The climate killer in the tower?

That ARD business magazine plusminus sounded the alarm a few weeks ago because of another issue: Sulfur hexafluoride (SF6), the most dangerous greenhouse gas for the climate, is used in wind turbines. One kilogram of the gas is roughly as harmful to the climate as 22.8 tons of carbon dioxide (CO2). Once it enters the atmosphere, it takes more than 3,200 years to decompose again.

However, the sulfur hexafluoride is not emitted by the wind turbines, as has been repeatedly claimed, but remains in the system throughout its entire service life – more precisely in the switchgear, as can also be found in numerous other energy technology systems.

Only small amounts

According to the Norwegian research institute SINTEF, there are in a typical wind turbine less than three kilograms of the greenhouse gas. Even if these were to escape through accident or tampering, it would make up for the CO2 savings that the wind turbine generates in two and a half days when using a CO2 savings of 10,000 tons per year calculates.
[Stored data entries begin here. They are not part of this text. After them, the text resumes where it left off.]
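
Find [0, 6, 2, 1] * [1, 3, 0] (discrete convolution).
y[0] = 0×1 = 0; y[1] = 0×3 + 6×1 = 6; y[2] = 0×0 + 6×3 + 2×1 = 20; y[3] = 6×0 + 2×3 + 1×1 = 7; y[4] = 2×0 + 1×3 = 3; y[5] = 1×0 = 0

[0, 6, 20, 7, 3, 0]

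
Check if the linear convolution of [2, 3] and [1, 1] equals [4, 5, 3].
Recompute linear convolution of [2, 3] and [1, 1]: y[0] = 2×1 = 2; y[1] = 2×1 + 3×1 = 5; y[2] = 3×1 = 3 → [2, 5, 3]. Compare to given [4, 5, 3]: they differ at index 0: given 4, correct 2, so answer: No

No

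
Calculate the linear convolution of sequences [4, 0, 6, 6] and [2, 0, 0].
y[0] = 4×2 = 8; y[1] = 4×0 + 0×2 = 0; y[2] = 4×0 + 0×0 + 6×2 = 12; y[3] = 0×0 + 6×0 + 6×2 = 12; y[4] = 6×0 + 6×0 = 0; y[5] = 6×0 = 0

[8, 0, 12, 12, 0, 0]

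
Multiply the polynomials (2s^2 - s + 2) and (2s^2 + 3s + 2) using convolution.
Ascending coefficients: a = [2, -1, 2], b = [2, 3, 2]. c[0] = 2×2 = 4; c[1] = 2×3 + -1×2 = 4; c[2] = 2×2 + -1×3 + 2×2 = 5; c[3] = -1×2 + 2×3 = 4; c[4] = 2×2 = 4. Result coefficients: [4, 4, 5, 4, 4] → 4s^4 + 4s^3 + 5s^2 + 4s + 4

4s^4 + 4s^3 + 5s^2 + 4s + 4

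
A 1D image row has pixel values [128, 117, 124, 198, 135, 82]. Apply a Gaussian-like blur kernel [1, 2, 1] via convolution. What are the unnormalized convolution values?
Convolve image row [128, 117, 124, 198, 135, 82] with kernel [1, 2, 1]: y[0] = 128×1 = 128; y[1] = 128×2 + 117×1 = 373; y[2] = 128×1 + 117×2 + 124×1 = 486; y[3] = 117×1 + 124×2 + 198×1 = 563; y[4] = 124×1 + 198×2 + 135×1 = 655; y[5] = 198×1 + 135×2 + 82×1 = 550; y[6] = 135×1 + 82×2 = 299; y[7] = 82×1 = 82 → [128, 373, 486, 563, 655, 550, 299, 82]. Normalization factor = sum(kernel) = 4.

[128, 373, 486, 563, 655, 550, 299, 82]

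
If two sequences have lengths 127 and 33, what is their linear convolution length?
Linear/full convolution length: m + n - 1 = 127 + 33 - 1 = 159

159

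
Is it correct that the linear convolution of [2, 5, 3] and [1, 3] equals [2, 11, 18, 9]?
Recompute linear convolution of [2, 5, 3] and [1, 3]: y[0] = 2×1 = 2; y[1] = 2×3 + 5×1 = 11; y[2] = 5×3 + 3×1 = 18; y[3] = 3×3 = 9 → [2, 11, 18, 9]. Given [2, 11, 18, 9] matches, so answer: Yes

Yes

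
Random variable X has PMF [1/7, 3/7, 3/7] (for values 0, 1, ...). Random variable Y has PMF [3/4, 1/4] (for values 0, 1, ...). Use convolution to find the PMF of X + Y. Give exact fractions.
P(X+Y=k) = Σ_i P(X=i)·P(Y=k-i) — a convolution of [1/7, 3/7, 3/7] and [3/4, 1/4]. P(X+Y=0) = (1/7)×(3/4) = 3/28; P(X+Y=1) = (1/7)×(1/4) + (3/7)×(3/4) = 1/28 + 9/28 = 5/14; P(X+Y=2) = (3/7)×(1/4) + (3/7)×(3/4) = 3/28 + 9/28 = 3/7; P(X+Y=3) = (3/7)×(1/4) = 3/28. PMF: [3/28, 5/14, 3/7, 3/28] (sums to 1 ✓)

[3/28, 5/14, 3/7, 3/28]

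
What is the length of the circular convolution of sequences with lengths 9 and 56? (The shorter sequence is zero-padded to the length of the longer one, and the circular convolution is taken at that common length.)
Circular convolution (zero-padding the shorter input) has length max(m, n) = max(9, 56) = 56

56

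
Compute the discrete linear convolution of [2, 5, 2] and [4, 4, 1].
y[0] = 2×4 = 8; y[1] = 2×4 + 5×4 = 28; y[2] = 2×1 + 5×4 + 2×4 = 30; y[3] = 5×1 + 2×4 = 13; y[4] = 2×1 = 2

[8, 28, 30, 13, 2]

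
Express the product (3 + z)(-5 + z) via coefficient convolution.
Ascending coefficients: a = [3, 1], b = [-5, 1]. c[0] = 3×-5 = -15; c[1] = 3×1 + 1×-5 = -2; c[2] = 1×1 = 1. Result coefficients: [-15, -2, 1] → -15 - 2z + z^2

-15 - 2z + z^2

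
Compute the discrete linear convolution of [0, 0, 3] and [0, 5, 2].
y[0] = 0×0 = 0; y[1] = 0×5 + 0×0 = 0; y[2] = 0×2 + 0×5 + 3×0 = 0; y[3] = 0×2 + 3×5 = 15; y[4] = 3×2 = 6

[0, 0, 0, 15, 6]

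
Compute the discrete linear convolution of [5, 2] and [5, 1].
y[0] = 5×5 = 25; y[1] = 5×1 + 2×5 = 15; y[2] = 2×1 = 2

[25, 15, 2]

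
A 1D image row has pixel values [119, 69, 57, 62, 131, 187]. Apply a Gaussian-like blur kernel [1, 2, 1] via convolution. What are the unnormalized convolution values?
Convolve image row [119, 69, 57, 62, 131, 187] with kernel [1, 2, 1]: y[0] = 119×1 = 119; y[1] = 119×2 + 69×1 = 307; y[2] = 119×1 + 69×2 + 57×1 = 314; y[3] = 69×1 + 57×2 + 62×1 = 245; y[4] = 57×1 + 62×2 + 131×1 = 312; y[5] = 62×1 + 131×2 + 187×1 = 511; y[6] = 131×1 + 187×2 = 505; y[7] = 187×1 = 187 → [119, 307, 314, 245, 312, 511, 505, 187]. Normalization factor = sum(kernel) = 4.

[119, 307, 314, 245, 312, 511, 505, 187]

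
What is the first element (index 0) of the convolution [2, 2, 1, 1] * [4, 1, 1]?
Use y[k] = Σ_i a[i]·b[k-i] at k=0. y[0] = 2×4 = 8

8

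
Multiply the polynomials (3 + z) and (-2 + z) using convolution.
Ascending coefficients: a = [3, 1], b = [-2, 1]. c[0] = 3×-2 = -6; c[1] = 3×1 + 1×-2 = 1; c[2] = 1×1 = 1. Result coefficients: [-6, 1, 1] → -6 + z + z^2

-6 + z + z^2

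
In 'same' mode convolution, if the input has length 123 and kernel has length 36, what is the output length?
'Same' mode returns an output with the same length as the input: 123

123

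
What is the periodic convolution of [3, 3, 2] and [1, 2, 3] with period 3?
Use y[k] = Σ_j f[j]·g[(k-j) mod 3]. y[0] = 3×1 + 3×3 + 2×2 = 16; y[1] = 3×2 + 3×1 + 2×3 = 15; y[2] = 3×3 + 3×2 + 2×1 = 17. Result: [16, 15, 17]

[16, 15, 17]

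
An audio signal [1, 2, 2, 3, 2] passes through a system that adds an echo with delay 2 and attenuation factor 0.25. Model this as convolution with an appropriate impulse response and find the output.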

In relation to the total production of sulfur hexafluoride, the share of wind turbines is irrelevant, and certainly not in terms of emissions into the environment: these are noisy Federal Environment Agency highest when disposing of old soundproof windows where the gas is not recycled.

Meanwhile were Alternatives to sulfur hexafluoride developed, which will, however, only slowly become established. They require a less compact switchgear design, which was initially considered problematic in wind power applications. In the meantime, however, there are also technical solutions here.